History can often provide an insight as to the wisdom of future action. Decades ago, parts of the nationalist community in Northern Ireland adopted the Palestinian flag as a symbol of solidarity with the Republican cause. Today, Catholic enclaves across Northern Ireland display murals of Yasser Arafat and of Palestinian fighters and the symbolism of the cause of both the IRA and PLO carries huge significance.
As a consequence, loyalist enclaves fly the Israeli flag and have adopted the Israeli cause as their own. Inevitably, the politics of Northern Ireland carry into the west of Scotland. Any visit to either Celtic Park or Ibrox will evidence the widespread display of these flags.
The Glasgow Jewish council have indicated their disappointment with this gesture. They are also entitled to their opinion.
The flying of the Palestinian flag, is the worst form of gesture politics, one which will divide, rather than unite, Glaswegians. After the fantastic unification event which was Glasgow 2014, I can think of few better ways to shoot ourselves in the foot.
Our Lord Provost, Sadie Docherty, is an honest and hard-working politician, who represents our city extremely well. On this matter however, she has been badly advised and those responsible for providing that advice need to do their homework much more thoroughly.
Despite consistent provocation from Hamas, the Israeli action in Gaza is as appalling, as it is disproportionate. I fully understand the frustrations all of us feel in wanting to do something to help. How about a Lord Provost's Gaza Fund, with a target of raising £1 million in one week? I could get behind that.
Through Glasgow the Caring City Charity, we could provide food, shelter, blankets, water, clothing, medicine and the practical things that they need.
Spare us the flags, let's get on with the funding.
THE referendum TV debate saw some 1.7 million of us tuning in to Alex Salmond versus Alistair Darling.
Alex Salmond looked a little subdued, and in the opinion of most commentators, turned in a below par performance.
Alistair Darling on the other hand looked as though he had used a pre-debate cocktail of fizzy drinks and blue smarties, such was his unusually exuberant performance.
The debate probably generated more heat than light. In my opinion the outcome was pretty even on both sides and I doubt many of the undecided voters would have been swayed by either cause. It was however, fascinating television and it was interesting that on the issue of currency and sterling, Salmond simply couldn't, or wouldn't answer the questions.

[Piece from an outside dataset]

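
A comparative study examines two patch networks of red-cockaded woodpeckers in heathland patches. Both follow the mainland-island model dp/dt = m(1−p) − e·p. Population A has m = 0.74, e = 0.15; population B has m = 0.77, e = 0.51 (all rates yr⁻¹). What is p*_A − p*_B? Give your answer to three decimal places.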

For his part, Alistair Darling also refused to answer questions put to him directly.
As someone who still considers himself an undecided voter, my concerns in relation to the economy, pensions and the use of sterling as our currency, still remain. I do find myself, over the past few months, leaning slightly towards the No Thanks camp, although my mind remains open.
WELL, it's official, Glasgow 2014 was indeed the greatest Commonwealth Games ever.
I, for one, feel slightly deflated now that it is over and that the party has come to an end. Our athletes were simply superb and gave us all such cause for pride.
Our volunteers, the Clyde-siders, were also outstanding ambassadors for the city. Even the weather was pretty decent.
From the opening to the closing ceremony, Glasgow showed the best of everything that it had, and didn't it look fantastic.
The warmth of Glaswegians shone through, and with the eyes of the world upon us, we delivered a superbly well-organised games. To all of those involved in the organisation, competition and delivery of the games I say well done, you have made all of us very proud.
AN OFCOM report highlights the use of smartphones is up 17% in the last year, taking Scotland above the UK average.
Our use of broadband and tablet devices such as iPads is also on the increase, and it would also seem that those of us in Scotland spend more time consuming media than those in the rest of the UK.
Does the increased use of smartphones mean that we are becoming smarter? Or, does it just give us something to do, during those embarrassing gaps in conversation. If television began the process of losing the art of conversation, will smartphones end it?
l The views expressed in this column are the author's own and do not necessarily reflect those of the Evening Times.